Limitations on Constitutional Changes Under Singapore Law

While companies in Singapore have flexibility to amend their company constitution, there are legal constraints:

  • Approval Thresholds: Amendments generally require at least a 75% shareholder vote (Special Resolution) under the Companies Act (Cap. 50).
  • Statutory Provisions Override: Certain statutory requirements (e.g., director duties, creditor protections) cannot be overridden, even if agreed upon by shareholders.
  • Protection of Minority Shareholders: Any amendment that unfairly prejudices minority shareholders could be challenged under the Companies Act.
  • Regulatory Considerations: Certain regulated industries (e.g., finance, healthcare) may have restrictions on governance structures that must be reflected in the company constitution in Singapore.

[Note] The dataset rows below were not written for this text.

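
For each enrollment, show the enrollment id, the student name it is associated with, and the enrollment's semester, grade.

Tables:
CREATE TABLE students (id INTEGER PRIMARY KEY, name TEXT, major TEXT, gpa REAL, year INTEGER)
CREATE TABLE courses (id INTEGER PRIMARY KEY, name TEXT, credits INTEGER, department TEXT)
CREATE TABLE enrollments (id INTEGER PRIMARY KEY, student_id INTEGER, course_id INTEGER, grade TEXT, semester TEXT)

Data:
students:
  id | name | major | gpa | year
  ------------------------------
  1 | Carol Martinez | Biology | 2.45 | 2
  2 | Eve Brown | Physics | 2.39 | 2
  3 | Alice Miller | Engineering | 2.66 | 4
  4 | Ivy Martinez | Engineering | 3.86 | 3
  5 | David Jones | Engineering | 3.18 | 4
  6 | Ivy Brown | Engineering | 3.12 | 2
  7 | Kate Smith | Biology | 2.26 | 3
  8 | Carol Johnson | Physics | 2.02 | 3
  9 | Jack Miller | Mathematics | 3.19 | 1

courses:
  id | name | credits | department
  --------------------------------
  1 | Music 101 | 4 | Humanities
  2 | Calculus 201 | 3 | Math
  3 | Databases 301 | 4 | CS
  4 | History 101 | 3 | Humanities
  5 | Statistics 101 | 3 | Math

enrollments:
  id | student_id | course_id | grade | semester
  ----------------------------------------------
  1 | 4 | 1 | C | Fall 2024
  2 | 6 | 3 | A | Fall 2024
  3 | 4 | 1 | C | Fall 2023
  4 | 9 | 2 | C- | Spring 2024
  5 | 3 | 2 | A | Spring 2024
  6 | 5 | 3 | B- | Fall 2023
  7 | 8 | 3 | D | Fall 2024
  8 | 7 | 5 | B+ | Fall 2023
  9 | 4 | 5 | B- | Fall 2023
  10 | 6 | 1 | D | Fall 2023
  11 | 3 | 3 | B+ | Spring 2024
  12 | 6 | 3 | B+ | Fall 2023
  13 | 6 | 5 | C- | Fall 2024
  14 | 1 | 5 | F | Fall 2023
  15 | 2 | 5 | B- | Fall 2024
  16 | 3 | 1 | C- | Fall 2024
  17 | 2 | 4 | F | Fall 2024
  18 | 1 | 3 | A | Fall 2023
SELECT c.id, p.name AS student, c.semester, c.grade FROM enrollments c JOIN students p ON c.student_id = p.id

Execution result:
id | student | semester | grade
1 | Ivy Martinez | Fall 2024 | C
2 | Ivy Brown | Fall 2024 | A
3 | Ivy Martinez | Fall 2023 | C
4 | Jack Miller | Spring 2024 | C-
5 | Alice Miller | Spring 2024 | A
6 | David Jones | Fall 2023 | B-
7 | Carol Johnson | Fall 2024 | D
8 | Kate Smith | Fall 2023 | B+
9 | Ivy Martinez | Fall 2023 | B-
10 | Ivy Brown | Fall 2023 | D
11 | Alice Miller | Spring 2024 | B+
12 | Ivy Brown | Fall 2023 | B+
13 | Ivy Brown | Fall 2024 | C-
14 | Carol Martinez | Fall 2023 | F
15 | Eve Brown | Fall 2024 | B-
16 | Alice Miller | Fall 2024 | C-
17 | Eve Brown | Fall 2024 | F
18 | Carol Martinez | Fall 2023 | A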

Case Studies: When Misalignment Leads to Disputes

Case Study 1: The Boardroom Deadlock

A tech startup secured venture capital (VC) investment, granting the VC firm two board seats under the shareholders’ agreement in Singapore. However, the company’s constitution did not reflect this, leading to disputes when the founders refused to recognize the VC’s nominated directors. The VC firm had to take legal action, delaying Business operations for months.

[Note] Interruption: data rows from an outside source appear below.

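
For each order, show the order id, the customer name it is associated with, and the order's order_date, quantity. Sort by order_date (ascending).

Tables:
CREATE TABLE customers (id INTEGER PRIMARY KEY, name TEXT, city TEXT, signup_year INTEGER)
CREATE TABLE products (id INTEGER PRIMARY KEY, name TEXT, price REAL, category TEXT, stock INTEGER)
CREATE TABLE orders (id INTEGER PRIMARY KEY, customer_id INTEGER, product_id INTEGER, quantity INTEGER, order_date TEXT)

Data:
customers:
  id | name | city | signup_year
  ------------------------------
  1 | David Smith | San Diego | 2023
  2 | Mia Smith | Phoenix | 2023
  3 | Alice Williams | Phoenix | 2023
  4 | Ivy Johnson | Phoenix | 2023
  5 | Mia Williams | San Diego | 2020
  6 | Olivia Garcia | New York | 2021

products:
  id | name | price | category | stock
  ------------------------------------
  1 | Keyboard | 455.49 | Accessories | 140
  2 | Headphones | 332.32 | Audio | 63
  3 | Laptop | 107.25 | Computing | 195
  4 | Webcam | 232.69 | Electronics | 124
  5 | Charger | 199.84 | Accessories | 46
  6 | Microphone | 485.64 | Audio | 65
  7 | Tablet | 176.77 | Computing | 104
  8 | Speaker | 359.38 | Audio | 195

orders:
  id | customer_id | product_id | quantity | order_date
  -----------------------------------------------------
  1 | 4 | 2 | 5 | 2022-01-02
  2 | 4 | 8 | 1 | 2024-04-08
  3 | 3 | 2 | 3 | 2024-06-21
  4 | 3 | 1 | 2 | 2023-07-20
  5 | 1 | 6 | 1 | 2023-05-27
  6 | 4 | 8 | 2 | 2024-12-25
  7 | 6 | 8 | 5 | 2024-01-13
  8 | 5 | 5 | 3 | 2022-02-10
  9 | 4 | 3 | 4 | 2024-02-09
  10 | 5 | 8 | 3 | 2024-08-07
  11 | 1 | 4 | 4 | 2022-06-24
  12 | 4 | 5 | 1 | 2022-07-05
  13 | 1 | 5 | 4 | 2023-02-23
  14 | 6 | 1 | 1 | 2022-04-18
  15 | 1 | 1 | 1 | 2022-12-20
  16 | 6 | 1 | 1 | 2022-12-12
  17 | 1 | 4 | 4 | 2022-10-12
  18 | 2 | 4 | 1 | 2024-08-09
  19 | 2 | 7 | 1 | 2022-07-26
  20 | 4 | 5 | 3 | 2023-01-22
SELECT c.id, p.name AS customer, c.order_date, c.quantity FROM orders c JOIN customers p ON c.customer_id = p.id ORDER BY c.order_date ASC

Execution result:
id | customer | order_date | quantity
1 | Ivy Johnson | 2022-01-02 | 5
8 | Mia Williams | 2022-02-10 | 3
14 | Olivia Garcia | 2022-04-18 | 1
11 | David Smith | 2022-06-24 | 4
12 | Ivy Johnson | 2022-07-05 | 1
19 | Mia Smith | 2022-07-26 | 1
17 | David Smith | 2022-10-12 | 4
16 | Olivia Garcia | 2022-12-12 | 1
15 | David Smith | 2022-12-20 | 1
20 | Ivy Johnson | 2023-01-22 | 3
13 | David Smith | 2023-02-23 | 4
5 | David Smith | 2023-05-27 | 1
4 | Alice Williams | 2023-07-20 | 2
7 | Olivia Garcia | 2024-01-13 | 5
9 | Ivy Johnson | 2024-02-09 | 4
2 | Ivy Johnson | 2024-04-08 | 1
3 | Alice Williams | 2024-06-21 | 3
10 | Mia Williams | 2024-08-07 | 3
18 | Mia Smith | 2024-08-09 | 1
6 | Ivy Johnson | 2024-12-25 | 2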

Lesson: Ensure board appointment rights in the Shareholders’ Agreement are reflected in the Company Constitution in Singapore.

Case Study 2: The Forced Exit Dispute

A co-founder in a fintech company wanted to exit, and the shareholders’ agreement required remaining shareholders to buy out his shares at fair market value. However, the company constitution had no provision for compulsory buyouts. When the other founders refused to purchase his shares, the departing founder was stuck in the company, leading to a long-drawn legal battle.

Lesson: Shareholder exit mechanisms should be embedded in the Company Constitution in Singapore.

Case Study 3: The Investor Lockout

An e-commerce startup agreed to give early investors priority dividend rights through a shareholders’ agreement. However, the company constitution still contained standard equal-shareholder rights, contradicting the agreement. When the startup became profitable, the founders distributed dividends equally, ignoring investor priority. This led to investor litigation, damaging the startup’s fundraising prospects.

Lesson: Financial rights and obligations in shareholders’ agreement must be properly mirrored in the company constitution.


Best Practices to Ensure Alignment

To avoid issues, Companies should:

  1. Draft Together: Prepare the shareholders’ agreement and company constitution concurrently to ensure consistency.
  2. Use Cross-Referencing: Where feasible, include references in the company constitution to key provisions in the shareholders’ agreement.
  3. Regularly Review: As the business evolves, revisit both documents to ensure they remain aligned.
  4. Seek Legal Advice: Engage a Corporate Lawyer in Singapore familiar with Singapore’s regulatory framework to draft and review these documents.


Final Thoughts

Aligning the shareholders’ agreement with the company constitution is not just a legal formality—it’s a business necessity. Misalignment can lead to disputes, hinder investment, and create governance inefficiencies. Companies should proactively review both documents and ensure they work in harmony to support a stable and legally sound corporate structure.